Now *that's* the spirit! Let us know when you figure that out, please.


----------



## goldenrose (Apr 23, 2011)

Justin said:


> there was recently an AQ given to one of the Orchid Inn haynaldianum crosses, grown by Hillsview Gardens.


One has been donated to the auction next week!!! :drool::drool:


----------



## jjkOC (Apr 26, 2011)

goldenrose said:


> One has been donated to the auction next week!!! :drool::drool:



Really... do tell more!


----------



## Heather (Apr 26, 2011)

Should be posted tonight after the current auctions close or tomorrow…stay tuned!


----------



## goldenrose (Apr 27, 2011)

goldenrose said:


> One has been donated to the auction next week!!! :drool::drool:





jjkOC said:


> Really... do tell more!


Here it is!
http://www.slippertalk.com/forum/showthread.php?t=20558


----------



## nikv (Apr 27, 2011)

If you're not opposed to hybrids, you might want to consider a lowii crossed with any of the members of the cochlo group.
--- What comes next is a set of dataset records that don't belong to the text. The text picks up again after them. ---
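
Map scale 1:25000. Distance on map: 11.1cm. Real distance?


Real distance = map distance × scale
= 11.1cm × 25000
= 277500 cm = 2775.0 m
= 2.775 km

2.775 km


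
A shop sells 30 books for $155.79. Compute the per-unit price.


Unit rate = total / quantity
= 155.79 / 30
= $5.19 per unit

$5.19 per unit


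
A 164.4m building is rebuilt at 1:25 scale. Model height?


Model size = real / scale
= 164.4 / 25
= 6.5760 m

6.5760 m


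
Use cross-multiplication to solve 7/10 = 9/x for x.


Cross multiply: 7 × x = 10 × 9
7x = 90
x = 90 / 7
= 12.86

12.86


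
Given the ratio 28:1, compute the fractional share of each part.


Total parts = 28 + 1 = 29
First part: 28/29 = 28/29
Second part: 1/29 = 1/29
= 28/29 and 1/29

28/29 and 1/29


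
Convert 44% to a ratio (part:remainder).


44% means 44 parts out of 100; remainder = 56
Part : remainder = 44:56
GCD = 4
= 11:14

11:14


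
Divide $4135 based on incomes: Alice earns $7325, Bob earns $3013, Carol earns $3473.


Total income = 7325 + 3013 + 3473 = $13811
Alice: $4135 × 7325/13811 = $2193.10
Bob: $4135 × 3013/13811 = $902.09
Carol: $4135 × 3473/13811 = $1039.81
= Alice: $2193.10, Bob: $902.09, Carol: $1039.81

Alice: $2193.10, Bob: $902.09, Carol: $1039.81


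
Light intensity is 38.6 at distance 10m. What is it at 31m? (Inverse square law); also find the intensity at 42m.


I₁d₁² = I₂d₂²
I at 31m = 38.6 × (10/31)² = 38.6 × 100/961 = 3860/961 ≈ 4.0166
I at 42m = 38.6 × (10/42)² = 38.6 × 100/1764 = 3860/1764 ≈ 2.1882
= 4.0166 and 2.1882

4.0166 and 2.1882


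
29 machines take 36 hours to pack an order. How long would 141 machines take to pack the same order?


Inverse proportion: x × y = constant
k = 29 × 36 = 1044
y₂ = k / 141 = 1044 / 141
= 7.40

7.40


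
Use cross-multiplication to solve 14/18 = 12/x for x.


Cross multiply: 14 × x = 18 × 12
14x = 216
x = 216 / 14
= 15.43

15.43


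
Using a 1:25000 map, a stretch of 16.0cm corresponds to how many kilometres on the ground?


Real distance = map distance × scale
= 16.0cm × 25000
= 400000 cm = 4000.0 m
= 4.000 km

4.000 km


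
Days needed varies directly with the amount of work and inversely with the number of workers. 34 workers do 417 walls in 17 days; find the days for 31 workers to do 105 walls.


Days ∝ work / workers, so d₂ = d₁ × (m₁/m₂) × (w₂/w₁)
Workers factor (inverse): 34/31 ≈ 1.0968
Work factor (direct): 105/417 ≈ 0.2518
d₂ = 17 × 34/31 × 105/417 = (17 × 34 × 105) / (31 × 417) = 60690/12927
≈ 4.69 days

4.69 days


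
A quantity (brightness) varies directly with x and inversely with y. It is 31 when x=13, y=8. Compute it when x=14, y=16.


z = k·x/y
Solve for k using the known point: k = z·y/x = 31×8/13 = 248/13 ≈ 19.0769
Now evaluate at x=14, y=16:
z = k × 14 / 16 = (248 × 14) / (13 × 16) = 3472/208
≈ 16.6923

16.6923


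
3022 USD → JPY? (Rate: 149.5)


Amount × rate = 3022 × 149.5
= 451789.00 JPY

451789.00 JPY


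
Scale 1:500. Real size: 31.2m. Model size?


Model size = real / scale
= 31.2 / 500
= 0.0624 m

0.0624 m


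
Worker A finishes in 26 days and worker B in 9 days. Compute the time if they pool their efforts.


Rate of A = 1/26 per day
Rate of B = 1/9 per day
Combined rate = 1/26 + 1/9 = 35/234 ≈ 0.1496 per day
Days = 1 / combined rate = 234/35
≈ 6.69 days

6.69 days


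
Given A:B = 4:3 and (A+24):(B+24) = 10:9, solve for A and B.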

There's plenty of them available on eBay right now. The cochlo should keep the size down yet provide a lowii-type flower. You'd be able to grow it on a windowsill for a lot longer than a straight lowii. A Paph. Henrietta Fujiwara would also be a nice possibility.


----------



## NeoNJ (Jun 5, 2011)

I own both of these. They both grow on my Windowsill. They have 2-growths. These are both newly acquired. I have grown lowii before, and had no problem flowering this Paph. on my windowsill. But I did find it SLOWWWWW growing. I'm not familiar with Haynaldianum - many say it is easier (?) to grow. I don't quite know what that means - but we'll see.
With the exception of these two Paphs, I have moved away from the Multi-floral Paphs because they grow too slow, get large, and are not reliable bloomers every year.


----------



## emydura (Jun 5, 2011)

carrilloenglish said:


> No, its the other way around. Lowii is more floriferous than haynaldianum, by a long shot. If memory serves me correctly, there is only one awarded haynaldianum that had five flowers. All other awards are with lower flower counts. Right now the standard for lowii is six flowers but I have heard of them blooming with seven on one inflor. None have been awarded with seven though, I don't think (Guess I should check AQ before I make these generalizations but my memory is usually pretty good).
> !!!!)



I have 4 lowii's and 2 haynaldianum's. There is no comparison - lowii is so much more beautiful, has more flowers and has shown more vigour for me. I agree with everything Christian has said on this. 

Christian - Sam Tsui recently acquired a division of a lowii that had 24 flowers on 3 spikes and each flower was 22 cm wide. The sort of lowii's we will be growing in 10-20 years will leave the current clones for dead. There doesn't seem to be any such breeding for haynaldianum.

David


----------